Housing market defies expectations amid economic turmoil
Some areas of housing are actually doing better than they were before the coronavirus began sweeping the U.S.
The U.S. housing market, the epicenter of the nation’s last economic meltdown, is thriving — and that's helping to keep the country afloat during the latest crisis, even as other industries struggle to survive.
While the $34 trillion market faltered at the start of the pandemic, its rebound has far outperformed expectations, with existing home sales surging over 20 percent in June, according to data released Wednesday. Some areas of housing are actually doing better than they were before the coronavirus began sweeping the U.S.
The reason: The market’s already enormously pent-up demand has been stoked by the crisis, despite soaring unemployment. White-collar employees — many of whom are able to work from home and keep getting paychecks — are buying. And analysts believe the pandemic has prompted some millennials, now reaching the prime age for buying first homes, to pull up stakes in crowded cities and head for the suburbs. Securing a home loan, meanwhile, is cheaper than ever, with mortgage rates hitting historic lows thanks to the Federal Reserve’s easy-money policy.
“The market’s performance has been admittedly shocking, amazing, considering that typically when you have surging unemployment, housing activity tends to fall," said Ivy Zelman, CEO of the housing research firm Zelman Associates. "That tends to be the case going all the way back to World War II.”
Housing-related expenditures make up about 15 percent of GDP, so the industry's current strength is alleviating some of the stress on the broader economy less than four months before President Donald Trump — whose own family made their fortune in housing — faces reelection.
To be sure, that could change quickly as more states are forced to go back into lockdown amid a resurgence of the virus. Already, the regions where housing has been strongest — a staggering 47 percent of existing home sales in June were in the South, according to the National Association of Realtors — are now facing significant new outbreaks.
“If [states] lock down again, the expectation, certainly on the purchase side, is that activity would fall very, very quickly,” said Mortgage Bankers Association chief economist Michael Fratantoni.
But the data so far indicate housing is resisting the economic carnage.
“Housing is clearly showing a V-shaped recovery even though the rest of the economy is not,” said NAR chief economist Lawrence Yun.
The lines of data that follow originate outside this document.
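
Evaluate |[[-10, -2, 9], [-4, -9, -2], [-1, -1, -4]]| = (1)*(-10)*det([[-9, -2], [-1, -4]]) + (-1)*(-2)*det([[-4, -2], [-1, -4]]) + (1)*(9)*det([[-4, -9], [-1, -1]])
= -340 + 28 + -45
= -357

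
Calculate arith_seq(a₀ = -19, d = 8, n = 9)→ [-19, -11, -3, 5, 13, 21, 29, 37, 45]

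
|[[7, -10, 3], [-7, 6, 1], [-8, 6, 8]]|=(1)*(7)*det([[6, 1], [6, 8]]) + (-1)*(-10)*det([[-7, 1], [-8, 8]]) + (1)*(3)*det([[-7, 6], [-8, 6]])
= 294 + -480 + 18
= -168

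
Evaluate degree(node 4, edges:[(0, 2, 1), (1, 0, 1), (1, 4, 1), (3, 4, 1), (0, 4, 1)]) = 3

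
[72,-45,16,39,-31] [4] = -31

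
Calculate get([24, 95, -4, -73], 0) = 24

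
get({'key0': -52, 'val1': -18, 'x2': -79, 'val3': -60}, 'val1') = -18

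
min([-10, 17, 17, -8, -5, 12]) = -10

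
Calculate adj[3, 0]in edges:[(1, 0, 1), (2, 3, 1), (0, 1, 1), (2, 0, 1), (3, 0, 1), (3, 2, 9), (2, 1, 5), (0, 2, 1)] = 1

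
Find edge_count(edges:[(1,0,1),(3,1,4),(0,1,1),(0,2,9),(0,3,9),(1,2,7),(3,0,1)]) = 7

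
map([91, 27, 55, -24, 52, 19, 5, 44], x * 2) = [182, 54, 110, -48, 104, 38, 10, 88]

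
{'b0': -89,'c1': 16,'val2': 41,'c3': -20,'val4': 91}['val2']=41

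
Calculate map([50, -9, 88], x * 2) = 50*2=100, -9*2=-18, 88*2=176
= [100, -18, 176]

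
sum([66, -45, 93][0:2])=slice → [66, -45]
66 + (-45)
= 21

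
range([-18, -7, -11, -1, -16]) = 17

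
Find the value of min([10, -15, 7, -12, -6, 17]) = -15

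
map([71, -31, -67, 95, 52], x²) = (71)²=5041, (-31)²=961, (-67)²=4489, (95)²=9025, (52)²=2704
= [5041, 961, 4489, 9025, 2704]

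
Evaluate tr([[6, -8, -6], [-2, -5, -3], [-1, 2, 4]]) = 5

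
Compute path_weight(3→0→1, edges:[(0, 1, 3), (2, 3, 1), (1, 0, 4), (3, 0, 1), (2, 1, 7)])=4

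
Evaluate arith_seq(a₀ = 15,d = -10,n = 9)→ [15, 5, -5, -15, -25, -35, -45, -55, -65]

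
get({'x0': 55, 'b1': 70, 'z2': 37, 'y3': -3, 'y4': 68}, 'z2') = 37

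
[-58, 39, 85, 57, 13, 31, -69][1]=39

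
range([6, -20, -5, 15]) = 35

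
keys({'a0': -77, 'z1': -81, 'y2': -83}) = ['a0', 'z1', 'y2']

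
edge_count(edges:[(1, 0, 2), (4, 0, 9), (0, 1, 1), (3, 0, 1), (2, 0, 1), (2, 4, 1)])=6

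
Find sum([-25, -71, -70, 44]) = (-25) + (-71) + (-70) + 44
= -122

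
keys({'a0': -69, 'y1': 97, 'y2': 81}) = ['a0', 'y1', 'y2']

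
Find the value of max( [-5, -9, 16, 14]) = 16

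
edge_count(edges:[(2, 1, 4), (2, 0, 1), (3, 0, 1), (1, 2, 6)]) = 4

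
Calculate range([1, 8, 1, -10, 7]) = 18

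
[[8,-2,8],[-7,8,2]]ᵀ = [[8, -7], [-2, 8], [8, 2]]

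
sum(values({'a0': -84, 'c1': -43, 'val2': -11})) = -138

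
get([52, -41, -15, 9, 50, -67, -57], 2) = -15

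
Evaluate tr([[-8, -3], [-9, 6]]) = -2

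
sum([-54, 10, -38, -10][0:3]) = slice → [-54, 10, -38]
(-54) + 10 + (-38)
= -82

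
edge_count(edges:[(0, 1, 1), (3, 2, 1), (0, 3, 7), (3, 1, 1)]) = 4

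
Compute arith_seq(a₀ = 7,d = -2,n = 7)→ [7, 5, 3, 1, -1, -3, -5]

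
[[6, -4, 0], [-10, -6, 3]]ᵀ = [[6, -10], [-4, -6], [0, 3]]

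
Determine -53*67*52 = -184652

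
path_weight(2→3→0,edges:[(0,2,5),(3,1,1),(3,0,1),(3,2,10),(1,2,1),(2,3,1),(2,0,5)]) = w(2→3)=1 + w(3→0)=1
= 2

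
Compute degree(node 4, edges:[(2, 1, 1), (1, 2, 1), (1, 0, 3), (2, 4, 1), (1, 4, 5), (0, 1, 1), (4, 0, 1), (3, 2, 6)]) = incident: (2,4), (1,4), (4,0)
= 3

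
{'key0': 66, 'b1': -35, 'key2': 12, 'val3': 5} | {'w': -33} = {'key0': 66, 'b1': -35, 'key2': 12, 'val3': 5, 'w': -33}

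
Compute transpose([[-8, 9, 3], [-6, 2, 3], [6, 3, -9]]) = [[-8, -6, 6], [9, 2, 3], [3, 3, -9]]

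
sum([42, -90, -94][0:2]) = -48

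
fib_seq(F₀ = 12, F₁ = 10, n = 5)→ [12, 10, 22, 32, 54]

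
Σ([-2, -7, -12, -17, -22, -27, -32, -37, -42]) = -198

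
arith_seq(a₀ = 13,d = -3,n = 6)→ [13, 10, 7, 4, 1, -2]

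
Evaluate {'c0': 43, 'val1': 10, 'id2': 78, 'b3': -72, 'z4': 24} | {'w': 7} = {'c0': 43, 'val1': 10, 'id2': 78, 'b3': -72, 'z4': 24, 'w': 7}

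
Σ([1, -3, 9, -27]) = -20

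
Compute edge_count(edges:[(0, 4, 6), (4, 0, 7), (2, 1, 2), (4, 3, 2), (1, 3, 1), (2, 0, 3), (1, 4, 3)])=7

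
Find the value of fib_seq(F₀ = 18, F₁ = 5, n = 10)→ [18, 5, 23, 28, 51, 79, 130, 209, 339, 548]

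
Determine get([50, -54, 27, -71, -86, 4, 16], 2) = 27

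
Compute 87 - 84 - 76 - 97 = -170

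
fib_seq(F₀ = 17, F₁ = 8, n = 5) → [17, 8, 25, 33, 58]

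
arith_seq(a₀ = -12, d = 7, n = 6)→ a_0 = -12 + 0*7 = -12
a_1 = -12 + 1*7 = -5
a_2 = -12 + 2*7 = 2
...
= [-12, -5, 2, 9, 16, 23]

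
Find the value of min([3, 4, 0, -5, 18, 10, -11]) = -11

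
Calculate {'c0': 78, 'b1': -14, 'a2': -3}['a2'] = -3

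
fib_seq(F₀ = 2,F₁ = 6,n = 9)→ F_2 = F_1 + F_0 = 8
F_3 = F_2 + F_1 = 14
F_4 = F_3 + F_2 = 22
...
= [2, 6, 8, 14, 22, 36, 58, 94, 152]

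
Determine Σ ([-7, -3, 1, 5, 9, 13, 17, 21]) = 56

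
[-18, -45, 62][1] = -45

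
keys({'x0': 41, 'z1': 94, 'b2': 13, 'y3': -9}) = ['x0', 'z1', 'b2', 'y3']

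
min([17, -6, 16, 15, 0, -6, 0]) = -6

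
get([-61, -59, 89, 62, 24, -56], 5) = -56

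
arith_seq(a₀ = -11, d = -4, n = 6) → a_0 = -11 + 0*-4 = -11
a_1 = -11 + 1*-4 = -15
a_2 = -11 + 2*-4 = -19
...
= [-11, -15, -19, -23, -27, -31]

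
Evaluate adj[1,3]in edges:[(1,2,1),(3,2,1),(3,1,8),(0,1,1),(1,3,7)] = 7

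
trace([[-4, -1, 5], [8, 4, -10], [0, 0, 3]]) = 3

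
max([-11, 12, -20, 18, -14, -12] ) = 18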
Despite widespread uncertainty in the wake of the most severe economic shock in generations, Americans still want to buy homes, one of the biggest financial decisions they will make in their lifetimes.
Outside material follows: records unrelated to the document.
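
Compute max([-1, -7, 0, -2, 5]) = 5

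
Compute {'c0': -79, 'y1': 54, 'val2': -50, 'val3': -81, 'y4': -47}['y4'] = -47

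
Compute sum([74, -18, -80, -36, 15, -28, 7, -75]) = -141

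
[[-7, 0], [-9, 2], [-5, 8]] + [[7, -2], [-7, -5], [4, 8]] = [[0, -2], [-16, -3], [-1, 16]]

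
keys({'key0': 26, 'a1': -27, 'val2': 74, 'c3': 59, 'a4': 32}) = ['key0', 'a1', 'val2', 'c3', 'a4']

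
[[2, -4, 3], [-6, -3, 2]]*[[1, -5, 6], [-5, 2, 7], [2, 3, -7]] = C[0][0] = (2)*(1) + (-4)*(-5) + (3)*(2) = 28
C[0][1] = (2)*(-5) + (-4)*(2) + (3)*(3) = -9
C[0][2] = (2)*(6) + (-4)*(7) + (3)*(-7) = -37
C[1][0] = (-6)*(1) + (-3)*(-5) + (2)*(2) = 13
C[1][1] = (-6)*(-5) + (-3)*(2) + (2)*(3) = 30
C[1][2] = (-6)*(6) + (-3)*(7) + (2)*(-7) = -71
= [[28, -9, -37], [13, 30, -71]]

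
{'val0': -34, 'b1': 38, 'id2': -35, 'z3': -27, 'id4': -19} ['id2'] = -35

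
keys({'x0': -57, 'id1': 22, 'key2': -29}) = ['x0', 'id1', 'key2']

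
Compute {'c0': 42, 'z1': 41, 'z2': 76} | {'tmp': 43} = {'c0': 42, 'z1': 41, 'z2': 76, 'tmp': 43}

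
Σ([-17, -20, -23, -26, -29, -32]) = -147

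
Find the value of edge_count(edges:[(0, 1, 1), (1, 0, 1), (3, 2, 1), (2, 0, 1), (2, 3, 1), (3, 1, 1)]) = 6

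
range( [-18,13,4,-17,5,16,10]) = 34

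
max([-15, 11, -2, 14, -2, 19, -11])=19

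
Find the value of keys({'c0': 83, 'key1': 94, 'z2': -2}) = ['c0', 'key1', 'z2']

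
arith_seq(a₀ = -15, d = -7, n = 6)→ [-15, -22, -29, -36, -43, -50]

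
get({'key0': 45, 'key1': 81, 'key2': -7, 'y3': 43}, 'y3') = 43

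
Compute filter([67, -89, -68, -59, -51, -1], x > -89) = [67, -68, -59, -51, -1]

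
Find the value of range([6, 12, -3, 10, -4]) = 16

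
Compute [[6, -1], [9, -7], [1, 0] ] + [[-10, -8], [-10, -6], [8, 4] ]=[[-4, -9], [-1, -13], [9, 4]]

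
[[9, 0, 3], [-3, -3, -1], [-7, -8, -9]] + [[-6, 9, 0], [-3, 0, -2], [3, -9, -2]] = [[3, 9, 3], [-6, -3, -3], [-4, -17, -11]]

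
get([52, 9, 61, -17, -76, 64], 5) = 64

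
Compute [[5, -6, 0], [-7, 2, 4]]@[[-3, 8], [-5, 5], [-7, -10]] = C[0][0] = (5)*(-3) + (-6)*(-5) + (0)*(-7) = 15
C[0][1] = (5)*(8) + (-6)*(5) + (0)*(-10) = 10
C[1][0] = (-7)*(-3) + (2)*(-5) + (4)*(-7) = -17
C[1][1] = (-7)*(8) + (2)*(5) + (4)*(-10) = -86
= [[15, 10], [-17, -86]]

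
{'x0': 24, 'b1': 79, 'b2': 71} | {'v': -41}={'x0': 24, 'b1': 79, 'b2': 71, 'v': -41}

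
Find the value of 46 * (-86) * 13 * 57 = -2931396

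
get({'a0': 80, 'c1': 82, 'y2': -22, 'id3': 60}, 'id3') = 60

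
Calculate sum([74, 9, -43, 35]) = 74 + 9 + (-43) + 35
= 75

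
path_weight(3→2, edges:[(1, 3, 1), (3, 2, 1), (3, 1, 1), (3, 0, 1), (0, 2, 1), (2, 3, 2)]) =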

Consider: Home construction jumped 17 percent in June, according to Census Bureau data, while permit applications to build single-family homes rose almost 12 percent. And mortgage applications were up 19 percent in the week ending July 17 over a year ago.
Part of housing’s strength comes down to demographics, as millennials, who make up the largest share of the population, enter the market to buy homes. And while double-digit unemployment would normally dampen demand, the current downturn is heavily lopsided toward certain lower-wage sectors, like the hospitality and food-service industries, whose employees are more likely to rent.